Old French tailleor, cutter — past-participle of tailor. As a color modifier, tailored implies a neutral-and-fitted-and-precise quality, the neutral color of Savile-Row-and-Gucci-tailoring hand-cut-and-fitted-precise gentleman's-and-lady's-tailoring craft-finish. Sits at the neutral-and-traditional end of the grid, parallel to fitted and bespoke in usage.

Keystone
noun

Old English cǣg-stān, key-stone — the iconic cool-mid-gray central-arch-stone of medieval European Gothic-arch-and-vault architecture, particularly the Chartres-Cathedral nave-vault keystone tradition. Keystone color refers to a Chartres-Cathedral nave-vault keystone face in raking candlelight: a balanced cool gray with the matte finish of Bercé-Forest-Berchères-limestone hand-quarried-and-hand-cut medieval-cathedral-vault-stone.

Closest matches

The nearest named color in three reference sources, ranked by perceptual distance (ΔE76 in CIELAB). ΔE < 1 is imperceptible to most viewers; ΔE > 10 is clearly different.

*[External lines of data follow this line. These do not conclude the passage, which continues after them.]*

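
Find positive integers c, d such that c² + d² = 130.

Search for c with 130 - c² a perfect square.
c = 3: 130 - 3² = 130 - 9 = 121 = 11² ✓
So c = 3, d = 11.

c = 3, d = 11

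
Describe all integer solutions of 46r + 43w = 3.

Step 1: Compute gcd(46, 43) = 1.
Since 1 divides 3, solutions exist.

Step 2: Find a particular solution using extended Euclidean algorithm.
We get r₀ = -42, w₀ = 45.
Check: 46*-42 + 43*45 = 3 = 3 ✓

Step 3: Write the general solution.
r = -42 + (43/1)t = -42 + 43t
w = 45 - (46/1)t = 45 - 46t
for any integer t.

r = -42 + 43t, w = 45 - 46t for integer t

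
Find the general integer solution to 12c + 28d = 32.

Step 1: Compute gcd(12, 28) = 4.
Since 4 divides 32, solutions exist.

Step 2: Find a particular solution using extended Euclidean algorithm.
We get c₀ = -16, d₀ = 8.
Check: 12*-16 + 28*8 = 32 = 32 ✓

Step 3: Write the general solution.
c = -16 + (28/4)t = -16 + 7t
d = 8 - (12/4)t = 8 - 3t
for any integer t.

c = -16 + 7t, d = 8 - 3t for integer t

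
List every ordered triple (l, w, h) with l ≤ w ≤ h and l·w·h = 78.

Iterate l from 1 to ⌊78^(1/3)⌋. For each l dividing 78, iterate w ≥ l with w dividing 78/l, and set h = 78/(l·w).
Triples found (5): (1×1×78), (1×2×39), (1×3×26), (1×6×13), (2×3×13)

(1×1×78), (1×2×39), (1×3×26), (1×6×13), (2×3×13)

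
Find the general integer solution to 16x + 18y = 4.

Step 1: Compute gcd(16, 18) = 2.
Since 2 divides 4, solutions exist.

Step 2: Find a particular solution using extended Euclidean algorithm.
We get x₀ = -2, y₀ = 2.
Check: 16*-2 + 18*2 = 4 = 4 ✓

Step 3: Write the general solution.
x = -2 + (18/2)t = -2 + 9t
y = 2 - (16/2)t = 2 - 8t
for any integer t.

x = -2 + 9t, y = 2 - 8t for integer t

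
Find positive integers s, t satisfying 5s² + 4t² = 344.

Try small values of s and check whether (344 - 5s²)/4 is a perfect square.
s = 2: 5·2² = 20, so 4t² = 344 - 20 = 324, giving t² = 81, t = 9.
Check: 5·2² + 4·9² = 20 + 324 = 344 ✓

s = 2, t = 9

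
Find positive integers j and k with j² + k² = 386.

We need to find integers j, k > 0 such that j² + k² = 386.
Trying j = 5: k² = 386 - 5² = 386 - 25 = 361
k = 19
Check: 5² + 19² = 25 + 361 = 386 ✓

386 = 5² + 19²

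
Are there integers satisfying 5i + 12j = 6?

Step 1: Compute gcd(5, 12).
gcd(5, 12) = 1

Step 2: Check divisibility.
Does 1 divide 6? 6 = 1 x 6, so yes.

By the theorem on linear Diophantine equations, 5i + 12j = 6 has integer solutions if and only if gcd(5, 12) divides 6. Since 1 | 6, solutions exist.

Yes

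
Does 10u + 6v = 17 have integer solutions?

Step 1: Compute gcd(10, 6).
gcd(10, 6) = 2

Step 2: Check divisibility.
Does 2 divide 17? 17 = 2 x 8 + 1, so no.

By the theorem on linear Diophantine equations, 10u + 6v = 17 has integer solutions if and only if gcd(10, 6) divides 17. Since 2 does not divide 17, no solutions exist.

No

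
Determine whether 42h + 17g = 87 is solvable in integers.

Step 1: Compute gcd(42, 17).
gcd(42, 17) = 1

Step 2: Check divisibility.
Does 1 divide 87? 87 = 1 x 87, so yes.

By the theorem on linear Diophantine equations, 42h + 17g = 87 has integer solutions if and only if gcd(42, 17) divides 87. Since 1 | 87, solutions exist.

Yes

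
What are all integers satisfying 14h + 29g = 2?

Step 1: Compute gcd(14, 29) = 1.
Since 1 divides 2, solutions exist.

Step 2: Find a particular solution using extended Euclidean algorithm.
We get h₀ = -4, g₀ = 2.
Check: 14*-4 + 29*2 = 2 = 2 ✓

Step 3: Write the general solution.
h = -4 + (29/1)t = -4 + 29t
g = 2 - (14/1)t = 2 - 14t
for any integer t.

h = -4 + 29t, g = 2 - 14t for integer t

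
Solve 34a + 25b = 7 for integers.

Step 1: Check solvability.
gcd(34, 25) = 1
Since 1 divides 7, solutions exist.

Step 2: Apply extended Euclidean algorithm to find gcd.
We find integers such that 34*x0 + 25*y0 = 1

Step 3: Scale the particular solution.
Multiply by 7/1 = 7:
a = -77, b = 105

Step 4: Verify.
34*(-77) + 25*(105) = 7 = 7 ✓

a = -77, b = 105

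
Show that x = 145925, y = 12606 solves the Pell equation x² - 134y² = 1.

Compute x² = 145925² = 21294105625
Compute 134y² = 134·12606² = 134·158911236 = 21294105624
x² - 134y² = 21294105625 - 21294105624 = 1
Since this equals 1, (145925, 12606) is a solution.

Yes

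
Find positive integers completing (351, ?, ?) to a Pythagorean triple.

We need the other leg and hypotenuse such that 351² + x² = c².
Take x = 280, c = 449: 351² + 280² = 123201 + 78400 = 201601 = 449² ✓
Triple: (351, 280, 449)

(351, 280, 449)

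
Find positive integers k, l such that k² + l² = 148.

Search for k with 148 - k² a perfect square.
k = 2: 148 - 2² = 148 - 4 = 144 = 12² ✓
So k = 2, l = 12.

k = 2, l = 12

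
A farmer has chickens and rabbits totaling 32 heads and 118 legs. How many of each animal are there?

Let c = chickens, r = rabbits.
Heads: c + r = 32
Legs: 2c + 4r = 118
From the first equation, c = 32 - r. Substitute:
2(32 - r) + 4r = 118
64 + 2r = 118
r = (118 - 64)/2 = 27
c = 32 - 27 = 5

Chickens: 5, Rabbits: 27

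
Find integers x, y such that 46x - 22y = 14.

Step 1: Check solvability.
gcd(46, 22) = 2
Since 2 divides 14, solutions exist.

Step 2: Apply extended Euclidean algorithm to find gcd.
We find integers such that 46*x0 + 22*y0 = 2

Step 3: Scale the particular solution.
Multiply by 14/2 = 7:
x = 7, y = 14

Step 4: Verify.
46*(7) - 22*(14) = 14 = 14 ✓

x = 7, y = 14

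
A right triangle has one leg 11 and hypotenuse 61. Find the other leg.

b² = c² - a² = 3721 - 121 = 3600
b = 60

60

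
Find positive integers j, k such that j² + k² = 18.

Search for j with 18 - j² a perfect square.
j = 3: 18 - 3² = 18 - 9 = 9 = 3² ✓
So j = 3, k = 3.

j = 3, k = 3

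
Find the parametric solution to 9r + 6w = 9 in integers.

Step 1: Compute gcd(9, 6) = 3.
Since 3 divides 9, solutions exist.

Step 2: Find a particular solution using extended Euclidean algorithm.
We get r₀ = 3, w₀ = -3.
Check: 9*3 + 6*-3 = 9 = 9 ✓

Step 3: Write the general solution.
r = 3 + (6/3)t = 3 + 2t
w = -3 - (9/3)t = -3 - 3t
for any integer t.

r = 3 + 2t, w = -3 - 3t for integer t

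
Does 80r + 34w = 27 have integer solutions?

Step 1: Compute gcd(80, 34).
gcd(80, 34) = 2

Step 2: Check divisibility.
Does 2 divide 27? 27 = 2 x 13 + 1, so no.

By the theorem on linear Diophantine equations, 80r + 34w = 27 has integer solutions if and only if gcd(80, 34) divides 27. Since 2 does not divide 27, no solutions exist.

No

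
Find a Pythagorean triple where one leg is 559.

We need the other leg and hypotenuse such that 559² + x² = c².
Take x = 840, c = 1009: 559² + 840² = 312481 + 705600 = 1018081 = 1009² ✓
Triple: (559, 840, 1009)

(559, 840, 1009)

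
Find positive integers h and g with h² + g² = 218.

We need to find integers h, g > 0 such that h² + g² = 218.
Trying h = 7: g² = 218 - 7² = 218 - 49 = 169
g = 13
Check: 7² + 13² = 49 + 169 = 218 ✓

218 = 7² + 13²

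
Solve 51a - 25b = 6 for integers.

Step 1: Check solvability.
gcd(51, 25) = 1
Since 1 divides 6, solutions exist.

Step 2: Apply extended Euclidean algorithm to find gcd.
We find integers such that 51*x0 + 25*y0 = 1

Step 3: Scale the particular solution.
Multiply by 6/1 = 6:
a = 6, b = 12

Step 4: Verify.
51*(6) - 25*(12) = 6 = 6 ✓

a = 6, b = 12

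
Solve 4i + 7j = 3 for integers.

Step 1: Check solvability.
gcd(4, 7) = 1
Since 1 divides 3, solutions exist.

Step 2: Apply extended Euclidean algorithm to find gcd.
We find integers such that 4*x0 + 7*y0 = 1

Step 3: Scale the particular solution.
Multiply by 3/1 = 3:
i = 6, j = -3

Step 4: Verify.
4*(6) + 7*(-3) = 3 = 3 ✓

i = 6, j = -3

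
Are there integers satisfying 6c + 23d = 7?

Step 1: Compute gcd(6, 23).
gcd(6, 23) = 1

Step 2: Check divisibility.
Does 1 divide 7? 7 = 1 x 7, so yes.

By the theorem on linear Diophantine equations, 6c + 23d = 7 has integer solutions if and only if gcd(6, 23) divides 7. Since 1 | 7, solutions exist.

Yes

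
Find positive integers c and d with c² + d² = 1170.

We need to find integers c, d > 0 such that c² + d² = 1170.
Trying c = 9: d² = 1170 - 9² = 1170 - 81 = 1089
d = 33
Check: 9² + 33² = 81 + 1089 = 1170 ✓

1170 = 9² + 33²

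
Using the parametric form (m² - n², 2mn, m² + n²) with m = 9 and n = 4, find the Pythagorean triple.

a = m² - n² = 9² - 4² = 81 - 16 = 65
b = 2mn = 2·9·4 = 72
c = m² + n² = 81 + 16 = 97
Verify: 65² + 72² = 4225 + 5184 = 9409 = 97² ✓

(65, 72, 97)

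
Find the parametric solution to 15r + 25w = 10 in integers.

Step 1: Compute gcd(15, 25) = 5.
Since 5 divides 10, solutions exist.

Step 2: Find a particular solution using extended Euclidean algorithm.
We get r₀ = 4, w₀ = -2.
Check: 15*4 + 25*-2 = 10 = 10 ✓

Step 3: Write the general solution.
r = 4 + (25/5)t = 4 + 5t
w = -2 - (15/5)t = -2 - 3t
for any integer t.

r = 4 + 5t, w = -2 - 3t for integer t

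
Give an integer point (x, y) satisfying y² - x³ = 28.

Try small integer x values and check whether x³ + 28 is a perfect square.
x = 2: x³ + 28 = 2³ + 28 = 8 + 28 = 36
Is 36 a perfect square? 6² = 36 ✓
So (x, y) = (2, 6) is a solution.

x = 2, y = 6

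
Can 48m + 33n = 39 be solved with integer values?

Step 1: Compute gcd(48, 33).
gcd(48, 33) = 3

Step 2: Check divisibility.
Does 3 divide 39? 39 = 3 x 13, so yes.

By the theorem on linear Diophantine equations, 48m + 33n = 39 has integer solutions if and only if gcd(48, 33) divides 39. Since 3 | 39, solutions exist.

Yes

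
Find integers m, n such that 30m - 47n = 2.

Step 1: Check solvability.
gcd(30, 47) = 1
Since 1 divides 2, solutions exist.

Step 2: Apply extended Euclidean algorithm to find gcd.
We find integers such that 30*x0 + 47*y0 = 1

Step 3: Scale the particular solution.
Multiply by 2/1 = 2:
m = 22, n = 14

Step 4: Verify.
30*(22) - 47*(14) = 2 = 2 ✓

m = 22, n = 14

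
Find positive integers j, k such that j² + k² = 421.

Search for j with 421 - j² a perfect square.
j = 14: 421 - 14² = 421 - 196 = 225 = 15² ✓
So j = 14, k = 15.

j = 14, k = 15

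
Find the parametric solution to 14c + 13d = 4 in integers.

Step 1: Compute gcd(14, 13) = 1.
Since 1 divides 4, solutions exist.

Step 2: Find a particular solution using extended Euclidean algorithm.
We get c₀ = 4, d₀ = -4.
Check: 14*4 + 13*-4 = 4 = 4 ✓

Step 3: Write the general solution.
c = 4 + (13/1)t = 4 + 13t
d = -4 - (14/1)t = -4 - 14t
for any integer t.

c = 4 + 13t, d = -4 - 14t for integer t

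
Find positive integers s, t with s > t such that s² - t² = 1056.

Factor: s² - t² = (s+t)(s-t) = 1056.
We need two factors of 1056 with the same parity.
Use s+t = 528 and s-t = 2 (product 528·2 = 1056).
Adding: 2s = 530, so s = 265.
Subtracting: 2t = 526, so t = 263.
Check: 265² - 263² = 70225 - 69169 = 1056 ✓

s = 265, t = 263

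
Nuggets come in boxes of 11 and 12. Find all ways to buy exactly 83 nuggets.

We need non-negative integers (x, y) with 11x + 12y = 83.
For each x in 0..7, check if 83 - 11x is a non-negative multiple of 12.
x = 1: 12y = 72, y = 6 ✓

(1 boxes of 11, 6 boxes of 12)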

When two sources point to the same hex they’re merged into one tile; click any to open that color’s page.

Variations

Click any swatch to explore

Harmonies

Accessibility

Color-vision simulation

How this color appears to viewers with the four major color-vision-deficiency types. Computed via the Machado (2009) physiologically-based model. If a tile matches the original, the color reads the same to that viewer.

#948082
Original
#838382
Protanopia
#878682
Deuteranopia
#987f81
Tritanopia
#848484
Achromatopsia
WCAG contrast

The color used as foreground text against pure white and pure black, with the contrast ratio and WCAG 2.1 grade. Aim for AA (4.5:1) for body text and AA Large (3:1) for 18 pt+ headlines; AAA (7:1) is the gold standard for long-form reading surfaces.

The quick brown foxSample body text at normal size. The wcag minimum for body contrast is 4.5:1 (AA) or 7:1 (AAA).
AA Largeon White
3.70:1
The quick brown foxSample body text at normal size. The wcag minimum for body contrast is 4.5:1 (AA) or 7:1 (AAA).
AAon Black
5.67:1

Wide gamut

Display P3 representation

The CSS Color 4 wide-gamut form of this color. Both swatches render the same color on every display — the P3 form only diverges from sRGB when a designer pushes channels outside sRGB's reach.

sRGB hex
sRGB hex
##948082
Display P3
Display P3
color(display-p3 0.5675 0.5048 0.5106)
Inside sRGBOKLCH chroma 0.025

This color sits well within the sRGB cube. P3 and sRGB share the gray axis and most desaturated tones, so a P3 display renders this identically to an sRGB display.